Mushroom-derived polysaccharides have shown anti-tumour activities in both pre-clinical models and in clinical trials. Although the mechanism of their anti-tumour action is still not completely clear, Lentinan, Schizophyllan, PSP, PSK and other mushroom polysaccharides appear to mediate their anti-tumour activity by activation or augmentation of the host’s immune system (via stimulated cytotoxic macrophages, cytotoxic T-cells and antibody-mediated cytoxicity of targeted cancer cells), rather than direct cytotoxicity.

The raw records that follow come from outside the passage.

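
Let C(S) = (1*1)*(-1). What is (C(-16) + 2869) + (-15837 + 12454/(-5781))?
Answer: -74986243/5781 ≈ -12971.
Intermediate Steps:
C(S) = -1 (C(S) = 1*(-1) = -1)
(C(-16) + 2869) + (-15837 + 12454/(-5781)) = (-1 + 2869) + (-15837 + 12454/(-5781)) = 2868 + (-15837 + 12454*(-1/5781)) = 2868 + (-15837 - 12454/5781) = 2868 - 91566151/5781 = -74986243/5781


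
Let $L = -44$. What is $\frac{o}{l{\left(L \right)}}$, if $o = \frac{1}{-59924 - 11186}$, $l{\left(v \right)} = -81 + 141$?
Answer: $- \frac{1}{4266600} \approx -2.3438 \cdot 10^{-7}$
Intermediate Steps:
$l{\left(v \right)} = 60$
$o = - \frac{1}{71110}$ ($o = \frac{1}{-71110} = - \frac{1}{71110} \approx -1.4063 \cdot 10^{-5}$)
$\frac{o}{l{\left(L \right)}} = - \frac{1}{71110 \cdot 60} = \left(- \frac{1}{71110}\right) \frac{1}{60} = - \frac{1}{4266600}$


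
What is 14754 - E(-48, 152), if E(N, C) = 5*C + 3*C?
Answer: 13538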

Thus, both cell-mediated immune responses against the target T-cells initiated by macrophage-lymphocyte interactions and cytoxicity induced by antibodies to target T-cells are believed to contribute to the elimination of targeted tumour cells. Recent evidence suggests that several mushroom polysaccharides may also possess cytotoxic properties. Grifron-D from G. fondosa mushroom was reported to induce apoptosis (programmed cell death) in human prostate cancer cell-lines.